I prefer to maximize $z$, the visualization is more familiar, since $z$ is "up."
Think about how the plane $x+y+z=1$ meets the sphere $x^2+y^2+z^2=3$. Note that the plane has $x$-$y$ symmetry.
The highest point on the circle of intersection has $x=y$. So at the maximum we have $z^2+2x^2=3$, $z+2x=1$. Solve for $z$. We get $z=5/3$.
Added: The geometry is clear, but here is some algebraic backup. We have $x^2+y^2=3-z^2$ and $x+y=1-z$. Thus
$(x-y)^2=2(x^2+y^2)-(x+y)^2=(6-2z^2)-(1-2z+z^2)=5+2z-3z^2.$ Since $5+2z-3z^2=(5-3z)(1+z)$, and $(x-y)^2 \ge 0$, we conclude that $(5-3z)(1+z)\ge 0.$ We are interested in positive $z$, so $5-3z \ge 0$, meaning that $z\le 5/3$, with equality when $x=y$.
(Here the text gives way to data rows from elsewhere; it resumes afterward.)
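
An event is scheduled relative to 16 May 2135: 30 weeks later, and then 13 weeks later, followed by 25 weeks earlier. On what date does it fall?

Advancing 30 weeks (= 210 days) from May 16, 2135:
May has 31 days, so 31 − 16 = 15 days remain after May 16, 2135; 210 − 15 = 195 left.
June 2135 has 30 days: 195 − 30 = 165 left.
July 2135 has 31 days: 165 − 31 = 134 left.
August 2135 has 31 days: 134 − 31 = 103 left.
September 2135 has 30 days: 103 − 30 = 73 left.
October 2135 has 31 days: 73 − 31 = 42 left.
November 2135 has 30 days: 42 − 30 = 12 left.
12 days into December 2135 → December 12, 2135.
Counting forward 13 weeks (= 91 days) from December 12, 2135:
December has 31 days, so 31 − 12 = 19 days remain after December 12, 2135; 91 − 19 = 72 left.
January 2136 has 31 days: 72 − 31 = 41 left.
February 2136 has 29 days (2136 is a leap year): 41 − 29 = 12 left.
12 days into March 2136 → March 12, 2136.
Counting back 25 weeks (= 175 days) from March 12, 2136:
Going back 12 days from March 12, 2136 reaches the end of the previous month; 175 − 12 = 163 left.
February 2136 has 29 days (2136 is a leap year): 163 − 29 = 134 left.
January 2136 has 31 days: 134 − 31 = 103 left.
December 2135 has 31 days: 103 − 31 = 72 left.
November 2135 has 30 days: 72 − 30 = 42 left.
October 2135 has 31 days: 42 − 31 = 11 left.
September 2135 has 30 days; 30 − 11 = 19 → September 19, 2135.

September 19, 2135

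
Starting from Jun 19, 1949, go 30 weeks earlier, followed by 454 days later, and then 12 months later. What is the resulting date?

Going back 30 weeks (= 210 days) from June 19, 1949:
Going back 19 days from June 19, 1949 reaches the end of the previous month; 210 − 19 = 191 left.
May 1949 has 31 days: 191 − 31 = 160 left.
April 1949 has 30 days: 160 − 30 = 130 left.
March 1949 has 31 days: 130 − 31 = 99 left.
February 1949 has 28 days (1949 is not a leap year): 99 − 28 = 71 left.
January 1949 has 31 days: 71 − 31 = 40 left.
December 1948 has 31 days: 40 − 31 = 9 left.
November 1948 has 30 days; 30 − 9 = 21 → November 21, 1948.
Counting forward 454 days from November 21, 1948:
November has 30 days, so 30 − 21 = 9 days remain after November 21, 1948; 454 − 9 = 445 left.
December 1948 has 31 days: 445 − 31 = 414 left.
January 1949 has 31 days: 414 − 31 = 383 left.
February 1949 has 28 days (1949 is not a leap year): 383 − 28 = 355 left.
March 1949 has 31 days: 355 − 31 = 324 left.
April 1949 has 30 days: 324 − 30 = 294 left.
May 1949 has 31 days: 294 − 31 = 263 left.
June 1949 has 30 days: 263 − 30 = 233 left.
July 1949 has 31 days: 233 − 31 = 202 left.
August 1949 has 31 days: 202 − 31 = 171 left.
September 1949 has 30 days: 171 − 30 = 141 left.
October 1949 has 31 days: 141 − 31 = 110 left.
November 1949 has 30 days: 110 − 30 = 80 left.
December 1949 has 31 days: 80 − 31 = 49 left.
January 1950 has 31 days: 49 − 31 = 18 left.
18 days into February 1950 → February 18, 1950.
Counting forward 12 months from February 18, 1950:
month 2 + 12 = 14, which is month 2 of year 1951 → February 1951.
Day 18 is valid in February, giving February 18, 1951.

February 18, 1951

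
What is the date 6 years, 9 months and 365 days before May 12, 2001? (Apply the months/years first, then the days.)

Subtracting 6 years, 9 months and 365 days from May 12, 2001: first the month/year part, then the days.
-6 years → 1995; month 5 − 9 = -4, which is month 8 of year 1994 → August 1994.
Day 12 is valid in August, giving August 12, 1994.
Now subtract 365 days from August 12, 1994.
Going back 12 days from August 12, 1994 reaches the end of the previous month; 365 − 12 = 353 left.
July 1994 has 31 days: 353 − 31 = 322 left.
June 1994 has 30 days: 322 − 30 = 292 left.
May 1994 has 31 days: 292 − 31 = 261 left.
April 1994 has 30 days: 261 − 30 = 231 left.
March 1994 has 31 days: 231 − 31 = 200 left.
February 1994 has 28 days (1994 is not a leap year): 200 − 28 = 172 left.
January 1994 has 31 days: 172 − 31 = 141 left.
December 1993 has 31 days: 141 − 31 = 110 left.
November 1993 has 30 days: 110 − 30 = 80 left.
October 1993 has 31 days: 80 − 31 = 49 left.
September 1993 has 30 days: 49 − 30 = 19 left.
August 1993 has 31 days; 31 − 19 = 12 → August 12, 1993.

August 12, 1993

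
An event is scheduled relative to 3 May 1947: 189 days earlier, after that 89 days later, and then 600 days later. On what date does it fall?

September 14, 1948

Subtracting 189 days from May 3, 1947:
Going back 3 days from May 3, 1947 reaches the end of the previous month; 189 − 3 = 186 left.
April 1947 has 30 days: 186 − 30 = 156 left.
March 1947 has 31 days: 156 − 31 = 125 left.
February 1947 has 28 days (1947 is not a leap year): 125 − 28 = 97 left.
January 1947 has 31 days: 97 − 31 = 66 left.
December 1946 has 31 days: 66 − 31 = 35 left.
November 1946 has 30 days: 35 − 30 = 5 left.
October 1946 has 31 days; 31 − 5 = 26 → October 26, 1946.
Advancing 89 days from October 26, 1946:
October has 31 days, so 31 − 26 = 5 days remain after October 26, 1946; 89 − 5 = 84 left.
November 1946 has 30 days: 84 − 30 = 54 left.
December 1946 has 31 days: 54 − 31 = 23 left.
23 days into January 1947 → January 23, 1947.
Advancing 600 days from January 23, 1947:
January has 31 days, so 31 − 23 = 8 days remain after January 23, 1947; 600 − 8 = 592 left.
February 1947 has 28 days (1947 is not a leap year): 592 − 28 = 564 left.
March 1947 has 31 days: 564 − 31 = 533 left.
April 1947 has 30 days: 533 − 30 = 503 left.
May 1947 has 31 days: 503 − 31 = 472 left.
June 1947 has 30 days: 472 − 30 = 442 left.
July 1947 has 31 days: 442 − 31 = 411 left.
August 1947 has 31 days: 411 − 31 = 380 left.
September 1947 has 30 days: 380 − 30 = 350 left.
October 1947 has 31 days: 350 − 31 = 319 left.
November 1947 has 30 days: 319 − 30 = 289 left.
December 1947 has 31 days: 289 − 31 = 258 left.
January 1948 has 31 days: 258 − 31 = 227 left.
February 1948 has 29 days (1948 is a leap year): 227 − 29 = 198 left.
March 1948 has 31 days: 198 − 31 = 167 left.
April 1948 has 30 days: 167 − 30 = 137 left.
May 1948 has 31 days: 137 − 31 = 106 left.
June 1948 has 30 days: 106 − 30 = 76 left.
July 1948 has 31 days: 76 − 31 = 45 left.
August 1948 has 31 days: 45 − 31 = 14 left.
14 days into September 1948 → September 14, 1948.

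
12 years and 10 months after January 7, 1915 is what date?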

Comment: About how to solve "this kind of problem," it depends how widely one interprets "this kind." The only fairly general kinds of techniques are numerical. For certain restricted classes of problems, Lagrange Multipliers can be useful. Here we took advantage of the symmetry. Special, perhaps, but many physically important problems have natural symmetries.